I find a similar situation prevailing with regard to the status of women in Orthodox Jewish circles. At one time separate seating in synagogues was the norm to be conserved. Now it is also separate seating at all functions, separate beaches, no mixed swimming in pools, no mixed choral groups, etc.
Much that involves women’s attire has also changed. Orthodox mothers are being outdone by their daughters in the modesty of their appearance covered heads, long sleeves, etc. Yet, if in the last few decades the environment in which we live has so changed that stimuli to sexual thought and fantasy are omnipresent virtually nothing can be sold today without seductive, sexually suggestive ads then one should have expected a reaction from some quarters.
It is not Khomeniism, as in Iran. No one is coercing the Jewish woman to resist the trend to permissiveness. Those who do so are acting of their own free will. But the trend to one extreme has evoked a reaction to the opposite extreme. And this too should be understood and not resented.

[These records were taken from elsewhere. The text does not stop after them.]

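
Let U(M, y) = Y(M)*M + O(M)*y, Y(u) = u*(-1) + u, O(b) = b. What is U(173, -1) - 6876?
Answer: -7049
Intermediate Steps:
Y(u) = 0 (Y(u) = -u + u = 0)
U(M, y) = M*y (U(M, y) = 0*M + M*y = 0 + M*y = M*y)
U(173, -1) - 6876 = 173*(-1) - 6876 = -173 - 6876 = -7049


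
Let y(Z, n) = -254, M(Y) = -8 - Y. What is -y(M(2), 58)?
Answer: 254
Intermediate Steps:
-y(M(2), 58) = -1*(-254) = 254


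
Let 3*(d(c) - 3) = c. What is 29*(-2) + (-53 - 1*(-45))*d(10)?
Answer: -326/3 ≈ -108.67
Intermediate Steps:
d(c) = 3 + c/3
29*(-2) + (-53 - 1*(-45))*d(10) = 29*(-2) + (-53 - 1*(-45))*(3 + (⅓)*10) = -58 + (-53 + 45)*(3 + 10/3) = -58 - 8*19/3 = -58 - 152/3 = -326/3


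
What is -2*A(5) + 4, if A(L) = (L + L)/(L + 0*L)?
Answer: 0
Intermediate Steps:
A(L) = 2 (A(L) = (2*L)/(L + 0) = (2*L)/L = 2)
-2*A(5) + 4 = -2*2 + 4 = -4 + 4 = 0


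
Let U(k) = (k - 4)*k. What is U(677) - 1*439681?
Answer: 15940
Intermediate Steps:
U(k) = k*(-4 + k) (U(k) = (-4 + k)*k = k*(-4 + k))
U(677) - 1*439681 = 677*(-4 + 677) - 1*439681 = 677*673 - 439681 = 455621 - 439681 = 15940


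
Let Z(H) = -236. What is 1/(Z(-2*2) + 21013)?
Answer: 1/20777 ≈ 4.8130e-5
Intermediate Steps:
1/(Z(-2*2) + 21013) = 1/(-236 + 21013) = 1/20777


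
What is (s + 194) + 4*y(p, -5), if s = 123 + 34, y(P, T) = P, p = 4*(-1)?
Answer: 335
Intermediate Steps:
p = -4
s = 157
(s + 194) + 4*y(p, -5) = (157 + 194) + 4*(-4) = 351 - 16 = 335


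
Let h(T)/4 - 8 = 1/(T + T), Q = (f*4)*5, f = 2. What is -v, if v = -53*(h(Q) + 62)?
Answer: 99693/20 ≈ 4984.6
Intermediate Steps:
Q = 40 (Q = (2*4)*5 = 8*5 = 40)
h(T) = 32 + 2/T (h(T) = 32 + 4/(T + T) = 32 + 4/((2*T)) = 32 + 4*(1/(2*T)) = 32 + 2/T)
v = -99693/20 (v = -53*((32 + 2/40) + 62) = -53*((32 + 2*(1/40)) + 62) = -53*((32 + 1/20) + 62) = -53*(641/20 + 62) = -53*1881/20 = -99693/20 ≈ -4984.6)
-v = -1*(-99693/20) = 99693/20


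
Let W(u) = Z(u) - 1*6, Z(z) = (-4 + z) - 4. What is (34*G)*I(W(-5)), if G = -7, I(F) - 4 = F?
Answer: 3570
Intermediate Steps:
Z(z) = -8 + z
W(u) = -14 + u (W(u) = (-8 + u) - 1*6 = (-8 + u) - 6 = -14 + u)
I(F) = 4 + F
(34*G)*I(W(-5)) = (34*(-7))*(4 + (-14 - 5)) = -238*(4 - 19) = -238*(-15) = 3570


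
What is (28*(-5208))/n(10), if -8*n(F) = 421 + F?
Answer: 1166592/431 ≈ 2706.7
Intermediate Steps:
n(F) = -421/8 - F/8 (n(F) = -(421 + F)/8 = -421/8 - F/8)
(28*(-5208))/n(10) = (28*(-5208))/(-421/8 - ⅛*10) = -145824/(-421/8 - 5/4) = -145824/(-431/8) = -145824*(-8/431) = 1166592/431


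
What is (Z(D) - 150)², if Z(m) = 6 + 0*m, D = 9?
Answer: 20736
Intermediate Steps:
Z(m) = 6 (Z(m) = 6 + 0 = 6)
(Z(D) - 150)² = (6 - 150)² = (-144)² = 20736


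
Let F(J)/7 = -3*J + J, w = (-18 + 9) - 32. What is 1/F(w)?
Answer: 1/574 ≈ 0.0017422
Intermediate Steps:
w = -41 (w = -9 - 32 = -41)
F(J) = -14*J (F(J) = 7*(-3*J + J) = 7*(-2*J) = -14*J)
1/F(w) = 1/(-14*(-41)) = 1/574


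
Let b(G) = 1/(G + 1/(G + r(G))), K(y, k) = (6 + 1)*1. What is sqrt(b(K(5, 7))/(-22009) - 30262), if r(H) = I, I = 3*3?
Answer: I*sqrt(187178143220733990)/2487017 ≈ 173.96*I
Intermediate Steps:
I = 9
r(H) = 9
K(y, k) = 7 (K(y, k) = 7*1 = 7)
b(G) = 1/(G + 1/(9 + G)) (b(G) = 1/(G + 1/(G + 9)) = 1/(G + 1/(9 + G)))
sqrt(b(K(5, 7))/(-22009) - 30262) = sqrt(((9 + 7)/(1 + 7**2 + 9*7))/(-22009) - 30262) = sqrt((16/(1 + 49 + 63))*(-1/22009) - 30262) = sqrt((16/113)*(-1/22009) - 30262) = sqrt(-16/2487017 - 30262) = sqrt(-75262108470/2487017) = I*sqrt(187178143220733990)/2487017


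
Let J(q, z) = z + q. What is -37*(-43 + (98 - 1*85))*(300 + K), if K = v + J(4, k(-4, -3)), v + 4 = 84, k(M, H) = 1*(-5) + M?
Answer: 416250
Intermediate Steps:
k(M, H) = -5 + M
v = 80 (v = -4 + 84 = 80)
J(q, z) = q + z
K = 75 (K = 80 + (4 + (-5 - 4)) = 80 + (4 - 9) = 80 - 5 = 75)
-37*(-43 + (98 - 1*85))*(300 + K) = -37*(-43 + (98 - 1*85))*(300 + 75) = -37*(-43 + (98 - 85))*375 = -37*(-43 + 13)*375 = -(-1110)*375 = -37*(-11250) = 416250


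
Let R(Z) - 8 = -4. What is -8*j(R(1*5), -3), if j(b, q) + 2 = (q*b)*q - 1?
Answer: -264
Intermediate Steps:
R(Z) = 4 (R(Z) = 8 - 4 = 4)
j(b, q) = -3 + b*q² (j(b, q) = -2 + ((q*b)*q - 1) = -2 + ((b*q)*q - 1) = -2 + (b*q² - 1) = -2 + (-1 + b*q²) = -3 + b*q²)
-8*j(R(1*5), -3) = -8*(-3 + 4*(-3)²) = -8*(-3 + 4*9) = -8*(-3 + 36) = -8*33 = -264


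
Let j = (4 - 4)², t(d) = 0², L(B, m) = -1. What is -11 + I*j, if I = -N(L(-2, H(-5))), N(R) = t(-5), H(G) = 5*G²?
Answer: -11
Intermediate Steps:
t(d) = 0
N(R) = 0
I = 0 (I = -1*0 = 0)
j = 0 (j = 0² = 0)
-11 + I*j = -11 + 0*0 = -11 + 0 = -11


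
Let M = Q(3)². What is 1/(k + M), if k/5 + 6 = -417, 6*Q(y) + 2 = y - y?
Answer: -9/19034 ≈ -0.00047284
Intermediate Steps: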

One might here add with appreciation the fact that so many young Orthodox Jewish women do not mind being pregnant for so much of their lives and bearing 10 or 12 children. They are compensating for the opposite extreme the minus-zero population growth of most Jewish families.
Especially in the sphere of Jewish education, there is movement away from the middle of the road.
Only 30 years ago one of Israel’s most learned rabbis and a highly respected member of the chief rabbi s council gave a course to high school students in one of Israel’s most prestigious secondary schools. In it he taught with considerable detail the so-called “Higher Criticism’’ of the Bible which is still the greatest challenge to the creed of Orthodox Jews. He did not fear to cope with the challenge of heretical views. At the present time he and his colleagues would probably oppose giving such a course, even to university students. Why?
Again it is a deliberate movement to an extreme to avoid the opposite extreme. In Israeli universities it was difficult to be hired as a Bible teacher unless one accepted “Higher Criticism’’ as truth. Israel’s most beloved teacher of Bible, Nehama Leibowitz, experienced this difficulty. When her worldwide popularity reached its zenith, she was given the position to teach not Bible but biblical commentaries.
Thus in so many areas, we find the middle of the road abandoned. Instead there is movement in the direction of one extreme or another only to prevent movement in the opposite direction.
Yet that does not mean that the middle of the road should be surrendered as an ideal and extremism substituted for it. In individual situations as with the alcoholic it may be necessary to take extreme positions or measures.
Alas, what is happening in Israel is that in almost every area there is only polarization and a reluctance to steer a middle course, with respectful accommodations between polarized views.